KH Utsman Al Ishaqi juga penggagas pembacaan manaqib yang kini banyak memiliki jamaah, tak hanya manaqib KH Utsman Al Ishaqi juga penggagas haul.
Beliau lahir di Surabaya pada Rabu di bulan Jumadil Akhir 1334 H, atau April 1916. Ayahnya bernama KH Muhammad Nadi dan ibunya adalah Hj Surati.
Menurut silsilah, KH Utsman Al Ishaqi masih memiliki garis keturunan dengan Sunan Giri dari sang ibu.
Sedangkan dari garis keturunan ayah, KH Utsman Al Ishaqi bersambung dengan Sunan Gunung jati. Itulah mengapa nama ada Al Ishaqi, karena sebagai wujud tabarukan atau mencari berkah dari Walisongo.
Sejak kecil KH Utsman Al Ishaqi sudah menampakkan Keistimewaan pada dirinya. Beliau memiliki karomah di waktu masih berikut sekitar 13 tahun.
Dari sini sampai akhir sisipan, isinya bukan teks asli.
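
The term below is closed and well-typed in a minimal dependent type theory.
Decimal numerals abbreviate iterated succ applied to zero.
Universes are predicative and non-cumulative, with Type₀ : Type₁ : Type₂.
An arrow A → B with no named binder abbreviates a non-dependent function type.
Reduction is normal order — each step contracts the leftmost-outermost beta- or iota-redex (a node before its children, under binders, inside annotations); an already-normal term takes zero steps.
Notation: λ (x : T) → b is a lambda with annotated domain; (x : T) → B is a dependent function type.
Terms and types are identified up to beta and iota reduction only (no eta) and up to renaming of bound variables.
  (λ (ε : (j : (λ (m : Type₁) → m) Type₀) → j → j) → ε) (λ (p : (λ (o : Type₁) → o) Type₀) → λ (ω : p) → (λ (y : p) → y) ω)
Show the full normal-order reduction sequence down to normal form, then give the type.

normal-order reduction:
  (λ (ε : (j : (λ (m : Type₁) → m) Type₀) → j → j) → ε) (λ (p : (λ (o : Type₁) → o) Type₀) → λ (ω : p) → (λ (y : p) → y) ω)
  ~> λ (ε : (λ (j : Type₁) → j) Type₀) → λ (m : ε) → (λ (p : ε) → p) m
  ~> λ (ε : Type₀) → λ (j : ε) → (λ (m : ε) → m) j
  ~> λ (ε : Type₀) → λ (j : ε) → j
the term's type:
  (ε : Type₀) → ε → ε


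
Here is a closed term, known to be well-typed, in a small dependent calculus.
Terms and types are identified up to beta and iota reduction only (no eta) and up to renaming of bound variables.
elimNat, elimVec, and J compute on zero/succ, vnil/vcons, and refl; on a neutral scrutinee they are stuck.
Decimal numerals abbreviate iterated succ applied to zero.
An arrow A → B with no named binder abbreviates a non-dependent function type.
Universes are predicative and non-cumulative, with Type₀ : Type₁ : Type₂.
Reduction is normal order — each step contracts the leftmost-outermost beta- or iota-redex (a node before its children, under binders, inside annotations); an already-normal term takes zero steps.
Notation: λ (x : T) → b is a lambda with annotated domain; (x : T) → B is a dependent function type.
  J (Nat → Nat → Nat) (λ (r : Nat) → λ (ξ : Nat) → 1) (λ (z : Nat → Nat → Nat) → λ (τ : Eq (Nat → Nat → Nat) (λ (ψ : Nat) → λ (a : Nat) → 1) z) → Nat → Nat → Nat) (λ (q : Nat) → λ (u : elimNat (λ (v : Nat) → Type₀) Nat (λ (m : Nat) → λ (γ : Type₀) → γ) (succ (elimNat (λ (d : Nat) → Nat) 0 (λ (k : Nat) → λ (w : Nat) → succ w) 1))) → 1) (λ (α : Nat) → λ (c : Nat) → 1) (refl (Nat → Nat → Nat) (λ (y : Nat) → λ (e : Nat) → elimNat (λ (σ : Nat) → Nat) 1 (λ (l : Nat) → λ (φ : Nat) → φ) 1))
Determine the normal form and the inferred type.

normal form:
  λ (r : Nat) → λ (ξ : Nat) → 1
inferred type:
  Nat → Nat → Nat


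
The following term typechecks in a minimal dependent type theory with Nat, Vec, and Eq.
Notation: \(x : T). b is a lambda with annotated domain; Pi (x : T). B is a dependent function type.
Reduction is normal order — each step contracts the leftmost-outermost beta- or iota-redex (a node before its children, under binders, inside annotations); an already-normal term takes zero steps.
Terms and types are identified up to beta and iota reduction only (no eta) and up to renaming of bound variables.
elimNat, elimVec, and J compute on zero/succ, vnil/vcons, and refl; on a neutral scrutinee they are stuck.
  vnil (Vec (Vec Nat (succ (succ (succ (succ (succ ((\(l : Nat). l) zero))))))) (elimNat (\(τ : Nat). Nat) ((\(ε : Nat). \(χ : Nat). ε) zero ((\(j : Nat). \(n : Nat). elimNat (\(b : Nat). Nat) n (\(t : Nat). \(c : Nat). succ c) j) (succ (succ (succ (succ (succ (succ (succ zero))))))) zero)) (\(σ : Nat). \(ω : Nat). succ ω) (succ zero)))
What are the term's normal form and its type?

reduced normal form:
  vnil (Vec (Vec Nat (succ (succ (succ (succ (succ zero)))))) (succ zero))
the term's type:
  Vec (Vec (Vec Nat (succ (succ (succ (succ (succ zero)))))) (succ zero)) zero


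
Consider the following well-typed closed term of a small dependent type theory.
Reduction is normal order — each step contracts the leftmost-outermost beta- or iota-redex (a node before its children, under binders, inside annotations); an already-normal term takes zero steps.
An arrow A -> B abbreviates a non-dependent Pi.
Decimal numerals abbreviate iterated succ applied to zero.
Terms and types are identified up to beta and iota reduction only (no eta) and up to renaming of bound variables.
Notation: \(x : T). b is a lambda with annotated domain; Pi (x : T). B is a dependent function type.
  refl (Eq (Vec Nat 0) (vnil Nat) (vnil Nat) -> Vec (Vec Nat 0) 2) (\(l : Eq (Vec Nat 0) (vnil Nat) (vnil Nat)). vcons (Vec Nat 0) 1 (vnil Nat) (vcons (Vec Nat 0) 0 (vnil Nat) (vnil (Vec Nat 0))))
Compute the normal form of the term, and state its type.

resulting normal form:
  refl (Eq (Vec Nat 0) (vnil Nat) (vnil Nat) -> Vec (Vec Nat 0) 2) (\(l : Eq (Vec Nat 0) (vnil Nat) (vnil Nat)). vcons (Vec Nat 0) 1 (vnil Nat) (vcons (Vec Nat 0) 0 (vnil Nat) (vnil (Vec Nat 0))))
the term's type:
  Eq (Eq (Vec Nat 0) (vnil Nat) (vnil Nat) -> Vec (Vec Nat 0) 2) (\(l : Eq (Vec Nat 0) (vnil Nat) (vnil Nat)). vcons (Vec Nat 0) 1 (vnil Nat) (vcons (Vec Nat 0) 0 (vnil Nat) (vnil (Vec Nat 0)))) (\(w : Eq (Vec Nat 0) (vnil Nat) (vnil Nat)). vcons (Vec Nat 0) 1 (vnil Nat) (vcons (Vec Nat 0) 0 (vnil Nat) (vnil (Vec Nat 0))))
observation: no redex remains anywhere in the term; it is its own normal form.


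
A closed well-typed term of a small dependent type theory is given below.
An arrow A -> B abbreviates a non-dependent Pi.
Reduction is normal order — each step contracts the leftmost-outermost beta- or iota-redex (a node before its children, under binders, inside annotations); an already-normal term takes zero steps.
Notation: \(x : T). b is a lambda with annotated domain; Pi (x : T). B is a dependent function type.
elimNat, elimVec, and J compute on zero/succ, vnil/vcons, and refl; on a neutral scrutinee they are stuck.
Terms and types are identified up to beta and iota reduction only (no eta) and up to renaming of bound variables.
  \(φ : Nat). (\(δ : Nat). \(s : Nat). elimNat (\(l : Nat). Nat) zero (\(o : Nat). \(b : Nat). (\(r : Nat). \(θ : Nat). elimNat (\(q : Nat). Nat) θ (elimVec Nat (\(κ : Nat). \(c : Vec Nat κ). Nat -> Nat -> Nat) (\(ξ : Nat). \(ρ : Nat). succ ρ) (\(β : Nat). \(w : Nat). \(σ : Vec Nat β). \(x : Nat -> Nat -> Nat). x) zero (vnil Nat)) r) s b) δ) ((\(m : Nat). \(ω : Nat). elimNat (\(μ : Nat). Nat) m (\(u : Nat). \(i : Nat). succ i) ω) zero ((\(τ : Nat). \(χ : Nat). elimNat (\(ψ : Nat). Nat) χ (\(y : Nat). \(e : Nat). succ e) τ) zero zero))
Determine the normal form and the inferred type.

resulting normal form:
  \(φ : Nat). \(δ : Nat). zero
type:
  Nat -> Nat -> Nat
observation: normalization takes exactly 11 steps under the normal-order strategy.


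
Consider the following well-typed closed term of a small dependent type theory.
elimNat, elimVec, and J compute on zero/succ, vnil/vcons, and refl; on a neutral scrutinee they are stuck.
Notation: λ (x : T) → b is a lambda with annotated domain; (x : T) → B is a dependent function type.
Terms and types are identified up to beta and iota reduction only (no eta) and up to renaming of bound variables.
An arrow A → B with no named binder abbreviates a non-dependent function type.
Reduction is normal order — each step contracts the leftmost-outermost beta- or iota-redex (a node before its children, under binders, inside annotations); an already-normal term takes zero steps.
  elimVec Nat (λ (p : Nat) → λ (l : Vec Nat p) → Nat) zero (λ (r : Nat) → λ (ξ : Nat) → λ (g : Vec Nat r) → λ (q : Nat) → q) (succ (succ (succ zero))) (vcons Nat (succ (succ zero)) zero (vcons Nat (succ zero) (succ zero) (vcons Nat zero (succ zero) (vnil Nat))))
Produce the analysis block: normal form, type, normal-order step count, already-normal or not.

normal form:
  zero
the term's type:
  Nat
normal-order step count: 16
term was already normal: no
first redex: an elimVec iota-redex


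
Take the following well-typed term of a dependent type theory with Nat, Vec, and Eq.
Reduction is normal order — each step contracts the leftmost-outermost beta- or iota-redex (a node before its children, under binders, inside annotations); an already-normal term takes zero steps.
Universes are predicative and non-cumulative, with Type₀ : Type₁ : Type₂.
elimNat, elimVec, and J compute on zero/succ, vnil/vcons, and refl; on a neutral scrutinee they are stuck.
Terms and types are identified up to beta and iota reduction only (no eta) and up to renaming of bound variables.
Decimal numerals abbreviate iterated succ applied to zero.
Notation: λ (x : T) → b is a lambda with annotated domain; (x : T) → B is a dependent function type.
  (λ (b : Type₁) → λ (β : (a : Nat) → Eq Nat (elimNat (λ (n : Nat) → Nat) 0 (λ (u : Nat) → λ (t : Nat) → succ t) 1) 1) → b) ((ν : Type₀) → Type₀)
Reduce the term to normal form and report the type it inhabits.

normal form:
  λ (b : (β : Nat) → Eq Nat 1 1) → (a : Type₀) → Type₀
the term's type:
  (b : (β : Nat) → Eq Nat 1 1) → Type₁
observation: normalization takes exactly 5 steps under the normal-order strategy.


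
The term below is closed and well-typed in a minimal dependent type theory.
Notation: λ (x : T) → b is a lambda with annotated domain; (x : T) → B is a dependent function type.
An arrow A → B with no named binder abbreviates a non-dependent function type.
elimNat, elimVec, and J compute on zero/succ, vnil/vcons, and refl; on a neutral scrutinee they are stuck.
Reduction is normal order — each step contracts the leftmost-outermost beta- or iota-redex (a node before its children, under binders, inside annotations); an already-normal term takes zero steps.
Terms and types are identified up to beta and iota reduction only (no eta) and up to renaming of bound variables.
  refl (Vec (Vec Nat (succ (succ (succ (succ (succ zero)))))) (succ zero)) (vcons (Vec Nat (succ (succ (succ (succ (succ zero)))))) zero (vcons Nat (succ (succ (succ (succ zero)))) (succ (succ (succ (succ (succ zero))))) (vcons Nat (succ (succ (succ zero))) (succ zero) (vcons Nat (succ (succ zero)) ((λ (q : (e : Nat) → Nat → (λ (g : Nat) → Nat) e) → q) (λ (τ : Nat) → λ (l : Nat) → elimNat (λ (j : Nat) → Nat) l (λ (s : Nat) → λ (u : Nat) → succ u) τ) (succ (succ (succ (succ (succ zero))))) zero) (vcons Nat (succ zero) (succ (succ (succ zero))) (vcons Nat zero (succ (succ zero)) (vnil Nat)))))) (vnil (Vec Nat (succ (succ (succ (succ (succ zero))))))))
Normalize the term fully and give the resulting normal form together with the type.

resulting normal form:
  refl (Vec (Vec Nat (succ (succ (succ (succ (succ zero)))))) (succ zero)) (vcons (Vec Nat (succ (succ (succ (succ (succ zero)))))) zero (vcons Nat (succ (succ (succ (succ zero)))) (succ (succ (succ (succ (succ zero))))) (vcons Nat (succ (succ (succ zero))) (succ zero) (vcons Nat (succ (succ zero)) (succ (succ (succ (succ (succ zero))))) (vcons Nat (succ zero) (succ (succ (succ zero))) (vcons Nat zero (succ (succ zero)) (vnil Nat)))))) (vnil (Vec Nat (succ (succ (succ (succ (succ zero))))))))
type:
  Eq (Vec (Vec Nat (succ (succ (succ (succ (succ zero)))))) (succ zero)) (vcons (Vec Nat (succ (succ (succ (succ (succ zero)))))) zero (vcons Nat (succ (succ (succ (succ zero)))) (succ (succ (succ (succ (succ zero))))) (vcons Nat (succ (succ (succ zero))) (succ zero) (vcons Nat (succ (succ zero)) (succ (succ (succ (succ (succ zero))))) (vcons Nat (succ zero) (succ (succ (succ zero))) (vcons Nat zero (succ (succ zero)) (vnil Nat)))))) (vnil (Vec Nat (succ (succ (succ (succ (succ zero)))))))) (vcons (Vec Nat (succ (succ (succ (succ (succ zero)))))) zero (vcons Nat (succ (succ (succ (succ zero)))) (succ (succ (succ (succ (succ zero))))) (vcons Nat (succ (succ (succ zero))) (succ zero) (vcons Nat (succ (succ zero)) (succ (succ (succ (succ (succ zero))))) (vcons Nat (succ zero) (succ (succ (succ zero))) (vcons Nat zero (succ (succ zero)) (vnil Nat)))))) (vnil (Vec Nat (succ (succ (succ (succ (succ zero))))))))


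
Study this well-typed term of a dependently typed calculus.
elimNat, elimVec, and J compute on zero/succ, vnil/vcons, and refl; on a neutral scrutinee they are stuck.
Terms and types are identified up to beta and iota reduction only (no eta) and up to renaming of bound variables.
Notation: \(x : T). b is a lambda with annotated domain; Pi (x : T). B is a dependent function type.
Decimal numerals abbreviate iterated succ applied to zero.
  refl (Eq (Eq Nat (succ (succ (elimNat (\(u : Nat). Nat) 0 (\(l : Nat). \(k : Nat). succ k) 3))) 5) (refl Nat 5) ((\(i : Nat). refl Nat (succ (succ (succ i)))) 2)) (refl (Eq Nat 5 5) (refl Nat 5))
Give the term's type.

the term's type:
  Eq (Eq (Eq Nat 5 5) (refl Nat 5) (refl Nat 5)) (refl (Eq Nat 5 5) (refl Nat 5)) (refl (Eq Nat 5 5) (refl Nat 5))


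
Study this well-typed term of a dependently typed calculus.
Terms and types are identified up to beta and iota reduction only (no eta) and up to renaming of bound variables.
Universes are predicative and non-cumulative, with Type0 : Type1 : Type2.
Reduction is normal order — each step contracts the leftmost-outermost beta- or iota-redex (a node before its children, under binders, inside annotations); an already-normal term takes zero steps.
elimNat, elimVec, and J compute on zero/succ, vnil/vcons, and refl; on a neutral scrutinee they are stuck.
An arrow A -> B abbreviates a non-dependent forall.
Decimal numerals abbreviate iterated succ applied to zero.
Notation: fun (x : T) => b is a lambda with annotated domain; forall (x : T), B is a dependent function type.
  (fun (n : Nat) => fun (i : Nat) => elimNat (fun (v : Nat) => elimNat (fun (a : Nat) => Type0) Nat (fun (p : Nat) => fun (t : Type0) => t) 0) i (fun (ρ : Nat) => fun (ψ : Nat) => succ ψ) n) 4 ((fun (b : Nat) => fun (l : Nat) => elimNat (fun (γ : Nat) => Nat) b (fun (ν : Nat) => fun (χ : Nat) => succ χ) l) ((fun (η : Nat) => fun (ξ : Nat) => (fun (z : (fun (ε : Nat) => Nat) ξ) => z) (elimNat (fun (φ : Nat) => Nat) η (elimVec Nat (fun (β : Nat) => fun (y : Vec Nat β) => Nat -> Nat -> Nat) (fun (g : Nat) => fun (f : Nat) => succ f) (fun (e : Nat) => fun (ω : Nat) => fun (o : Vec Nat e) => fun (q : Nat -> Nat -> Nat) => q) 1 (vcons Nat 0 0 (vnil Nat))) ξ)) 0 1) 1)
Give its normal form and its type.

normal form:
  6
inferred type:
  Nat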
KH Utsman Al Ishaqi bisa melihat ka'bah secara langsung dari rumahnya di Jatipurwo Surabaya.
Pada awalnya, KH Utsman tidak percaya dan menganggap itu hanyalah mimpi, namun setelah berkaki-kali dilihat ternyata itu bukanlah mimpi.
Perjalanan beliau menuntut ilmu di pesantren dimulai sejak saat KH Utsman tidak pulang-pulang ketika selesai belajar di madrasah.
Ternyata beliau mendatangi sebuah pesantren di bawah asuhan Kiai Khozin Siwalan Panji. Beliau pergi ke pesantren tersebut hingga larut malam tidak pulang.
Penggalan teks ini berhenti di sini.